Norman Breslow

Norman E. Breslow
Born (1941-02-21)February 21, 1941
Died December 9, 2015(2015-12-09) (aged 74)
Nationality American
Fields Statistics
Institutions University of Washington
Alma mater Stanford University
Doctoral advisor Bradley Efron
Doctoral students Nilanjan Chatterjee, Xihong Lin, John J. Crowley, Kung-Yee Liang, Bruce G. Lindsay
Notable awards Snedecor Award (1995)

Norman Edward Breslow (February 21, 1941 – December 9, 2015) was an American statistician and medical researcher. At the time of his death, he was Professor (Emeritus) of Biostatistics in the School of Public Health, of the University of Washington. He is co-author or author of hundreds of published works during 1967 to 2015.[1]

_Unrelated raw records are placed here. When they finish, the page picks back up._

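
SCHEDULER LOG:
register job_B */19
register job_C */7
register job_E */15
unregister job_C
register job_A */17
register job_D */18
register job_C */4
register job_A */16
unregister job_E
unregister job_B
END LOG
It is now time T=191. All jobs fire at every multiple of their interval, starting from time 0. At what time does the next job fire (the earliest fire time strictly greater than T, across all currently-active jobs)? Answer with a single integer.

Answer: 192

Derivation:
Op 1: register job_B */19 -> active={job_B:*/19}
Op 2: register job_C */7 -> active={job_B:*/19, job_C:*/7}
Op 3: register job_E */15 -> active={job_B:*/19, job_C:*/7, job_E:*/15}
Op 4: unregister job_C -> active={job_B:*/19, job_E:*/15}
Op 5: register job_A */17 -> active={job_A:*/17, job_B:*/19, job_E:*/15}
Op 6: register job_D */18 -> active={job_A:*/17, job_B:*/19, job_D:*/18, job_E:*/15}
Op 7: register job_C */4 -> active={job_A:*/17, job_B:*/19, job_C:*/4, job_D:*/18, job_E:*/15}
Op 8: register job_A */16 -> active={job_A:*/16, job_B:*/19, job_C:*/4, job_D:*/18, job_E:*/15}
Op 9: unregister job_E -> active={job_A:*/16, job_B:*/19, job_C:*/4, job_D:*/18}
Op 10: unregister job_B -> active={job_A:*/16, job_C:*/4, job_D:*/18}
  job_A: interval 16, next fire after T=191 is 192
  job_C: interval 4, next fire after T=191 is 192
  job_D: interval 18, next fire after T=191 is 198
Earliest fire time = 192 (job job_A)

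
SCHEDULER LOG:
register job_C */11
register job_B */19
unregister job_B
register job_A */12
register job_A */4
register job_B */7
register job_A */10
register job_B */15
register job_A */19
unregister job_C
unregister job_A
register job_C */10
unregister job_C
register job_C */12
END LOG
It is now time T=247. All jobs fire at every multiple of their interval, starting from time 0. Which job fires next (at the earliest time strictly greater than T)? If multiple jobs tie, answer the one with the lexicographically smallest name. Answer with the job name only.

Op 1: register job_C */11 -> active={job_C:*/11}
Op 2: register job_B */19 -> active={job_B:*/19, job_C:*/11}
Op 3: unregister job_B -> active={job_C:*/11}
Op 4: register job_A */12 -> active={job_A:*/12, job_C:*/11}
Op 5: register job_A */4 -> active={job_A:*/4, job_C:*/11}
Op 6: register job_B */7 -> active={job_A:*/4, job_B:*/7, job_C:*/11}
Op 7: register job_A */10 -> active={job_A:*/10, job_B:*/7, job_C:*/11}
Op 8: register job_B */15 -> active={job_A:*/10, job_B:*/15, job_C:*/11}
Op 9: register job_A */19 -> active={job_A:*/19, job_B:*/15, job_C:*/11}
Op 10: unregister job_C -> active={job_A:*/19, job_B:*/15}
Op 11: unregister job_A -> active={job_B:*/15}
Op 12: register job_C */10 -> active={job_B:*/15, job_C:*/10}
Op 13: unregister job_C -> active={job_B:*/15}
Op 14: register job_C */12 -> active={job_B:*/15, job_C:*/12}
  job_B: interval 15, next fire after T=247 is 255
  job_C: interval 12, next fire after T=247 is 252
Earliest = 252, winner (lex tiebreak) = job_C

Answer: job_C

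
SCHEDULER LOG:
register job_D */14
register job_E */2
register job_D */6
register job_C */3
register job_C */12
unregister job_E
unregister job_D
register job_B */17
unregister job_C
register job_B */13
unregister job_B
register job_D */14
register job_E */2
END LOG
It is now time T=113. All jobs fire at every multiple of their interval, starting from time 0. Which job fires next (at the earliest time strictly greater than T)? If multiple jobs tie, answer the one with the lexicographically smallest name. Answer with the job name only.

Op 1: register job_D */14 -> active={job_D:*/14}
Op 2: register job_E */2 -> active={job_D:*/14, job_E:*/2}
Op 3: register job_D */6 -> active={job_D:*/6, job_E:*/2}
Op 4: register job_C */3 -> active={job_C:*/3, job_D:*/6, job_E:*/2}
Op 5: register job_C */12 -> active={job_C:*/12, job_D:*/6, job_E:*/2}
Op 6: unregister job_E -> active={job_C:*/12, job_D:*/6}
Op 7: unregister job_D -> active={job_C:*/12}
Op 8: register job_B */17 -> active={job_B:*/17, job_C:*/12}
Op 9: unregister job_C -> active={job_B:*/17}
Op 10: register job_B */13 -> active={job_B:*/13}
Op 11: unregister job_B -> active={}
Op 12: register job_D */14 -> active={job_D:*/14}
Op 13: register job_E */2 -> active={job_D:*/14, job_E:*/2}
  job_D: interval 14, next fire after T=113 is 126
  job_E: interval 2, next fire after T=113 is 114
Earliest = 114, winner (lex tiebreak) = job_E

Answer: job_E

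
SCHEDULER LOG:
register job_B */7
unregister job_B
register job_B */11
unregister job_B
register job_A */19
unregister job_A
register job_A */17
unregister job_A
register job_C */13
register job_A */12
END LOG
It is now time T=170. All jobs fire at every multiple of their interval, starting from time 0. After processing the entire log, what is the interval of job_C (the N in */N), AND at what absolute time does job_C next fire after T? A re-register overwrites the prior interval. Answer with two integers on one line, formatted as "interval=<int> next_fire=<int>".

Answer: interval=13 next_fire=182

Derivation:
Op 1: register job_B */7 -> active={job_B:*/7}
Op 2: unregister job_B -> active={}
Op 3: register job_B */11 -> active={job_B:*/11}
Op 4: unregister job_B -> active={}
Op 5: register job_A */19 -> active={job_A:*/19}
Op 6: unregister job_A -> active={}
Op 7: register job_A */17 -> active={job_A:*/17}
Op 8: unregister job_A -> active={}
Op 9: register job_C */13 -> active={job_C:*/13}
Op 10: register job_A */12 -> active={job_A:*/12, job_C:*/13}
Final interval of job_C = 13
Next fire of job_C after T=170: (170//13+1)*13 = 182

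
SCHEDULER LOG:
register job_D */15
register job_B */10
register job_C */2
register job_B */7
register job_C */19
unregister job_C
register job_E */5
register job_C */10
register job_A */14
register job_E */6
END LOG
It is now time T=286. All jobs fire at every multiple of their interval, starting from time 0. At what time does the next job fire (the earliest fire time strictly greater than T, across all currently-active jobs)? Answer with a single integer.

Op 1: register job_D */15 -> active={job_D:*/15}
Op 2: register job_B */10 -> active={job_B:*/10, job_D:*/15}
Op 3: register job_C */2 -> active={job_B:*/10, job_C:*/2, job_D:*/15}
Op 4: register job_B */7 -> active={job_B:*/7, job_C:*/2, job_D:*/15}
Op 5: register job_C */19 -> active={job_B:*/7, job_C:*/19, job_D:*/15}
Op 6: unregister job_C -> active={job_B:*/7, job_D:*/15}
Op 7: register job_E */5 -> active={job_B:*/7, job_D:*/15, job_E:*/5}
Op 8: register job_C */10 -> active={job_B:*/7, job_C:*/10, job_D:*/15, job_E:*/5}
Op 9: register job_A */14 -> active={job_A:*/14, job_B:*/7, job_C:*/10, job_D:*/15, job_E:*/5}
Op 10: register job_E */6 -> active={job_A:*/14, job_B:*/7, job_C:*/10, job_D:*/15, job_E:*/6}
  job_A: interval 14, next fire after T=286 is 294
  job_B: interval 7, next fire after T=286 is 287
  job_C: interval 10, next fire after T=286 is 290
  job_D: interval 15, next fire after T=286 is 300
  job_E: interval 6, next fire after T=286 is 288
Earliest fire time = 287 (job job_B)

Answer: 287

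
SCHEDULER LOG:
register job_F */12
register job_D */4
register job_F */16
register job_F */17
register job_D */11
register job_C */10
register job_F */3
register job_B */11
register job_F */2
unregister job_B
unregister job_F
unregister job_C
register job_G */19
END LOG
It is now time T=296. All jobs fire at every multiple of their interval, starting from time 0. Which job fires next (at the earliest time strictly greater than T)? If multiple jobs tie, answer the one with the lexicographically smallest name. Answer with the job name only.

Answer: job_D

Derivation:
Op 1: register job_F */12 -> active={job_F:*/12}
Op 2: register job_D */4 -> active={job_D:*/4, job_F:*/12}
Op 3: register job_F */16 -> active={job_D:*/4, job_F:*/16}
Op 4: register job_F */17 -> active={job_D:*/4, job_F:*/17}
Op 5: register job_D */11 -> active={job_D:*/11, job_F:*/17}
Op 6: register job_C */10 -> active={job_C:*/10, job_D:*/11, job_F:*/17}
Op 7: register job_F */3 -> active={job_C:*/10, job_D:*/11, job_F:*/3}
Op 8: register job_B */11 -> active={job_B:*/11, job_C:*/10, job_D:*/11, job_F:*/3}
Op 9: register job_F */2 -> active={job_B:*/11, job_C:*/10, job_D:*/11, job_F:*/2}
Op 10: unregister job_B -> active={job_C:*/10, job_D:*/11, job_F:*/2}
Op 11: unregister job_F -> active={job_C:*/10, job_D:*/11}
Op 12: unregister job_C -> active={job_D:*/11}
Op 13: register job_G */19 -> active={job_D:*/11, job_G:*/19}
  job_D: interval 11, next fire after T=296 is 297
  job_G: interval 19, next fire after T=296 is 304
Earliest = 297, winner (lex tiebreak) = job_D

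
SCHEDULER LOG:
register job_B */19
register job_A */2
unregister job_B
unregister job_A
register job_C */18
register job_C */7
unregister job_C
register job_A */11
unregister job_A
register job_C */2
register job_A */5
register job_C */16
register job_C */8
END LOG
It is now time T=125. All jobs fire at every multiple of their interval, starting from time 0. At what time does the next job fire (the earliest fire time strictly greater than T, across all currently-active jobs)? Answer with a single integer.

Op 1: register job_B */19 -> active={job_B:*/19}
Op 2: register job_A */2 -> active={job_A:*/2, job_B:*/19}
Op 3: unregister job_B -> active={job_A:*/2}
Op 4: unregister job_A -> active={}
Op 5: register job_C */18 -> active={job_C:*/18}
Op 6: register job_C */7 -> active={job_C:*/7}
Op 7: unregister job_C -> active={}
Op 8: register job_A */11 -> active={job_A:*/11}
Op 9: unregister job_A -> active={}
Op 10: register job_C */2 -> active={job_C:*/2}
Op 11: register job_A */5 -> active={job_A:*/5, job_C:*/2}
Op 12: register job_C */16 -> active={job_A:*/5, job_C:*/16}
Op 13: register job_C */8 -> active={job_A:*/5, job_C:*/8}
  job_A: interval 5, next fire after T=125 is 130
  job_C: interval 8, next fire after T=125 is 128
Earliest fire time = 128 (job job_C)

Answer: 128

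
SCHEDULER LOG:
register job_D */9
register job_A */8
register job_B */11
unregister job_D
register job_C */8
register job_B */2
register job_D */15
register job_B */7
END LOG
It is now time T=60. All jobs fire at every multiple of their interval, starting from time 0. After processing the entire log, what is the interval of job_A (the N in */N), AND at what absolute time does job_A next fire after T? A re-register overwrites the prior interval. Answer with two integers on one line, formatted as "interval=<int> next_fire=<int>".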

Among his many accomplishments is his work with co-author Nicholas Day that developed and popularized the use of case-control matched sample research designs, in the two-volume work Statistical Methods in Cancer Research. This was with view that matched sample studies have a role within larger program of many types of studies, in making progress on a vast and important problem like cancer. Matched sample studies can quickly and cheaply test some hypothesized relationships, but their apparent findings are not definitive, and there's much they cannot accomplish. Their results, however, can inform the design of slow and expensive longitudinal large-cohort studies that are definitive, for example. Dose-response studies and other studies, too, are elements of a rational scientific program to address cancer. In 2015, he died of prostate cancer.[2]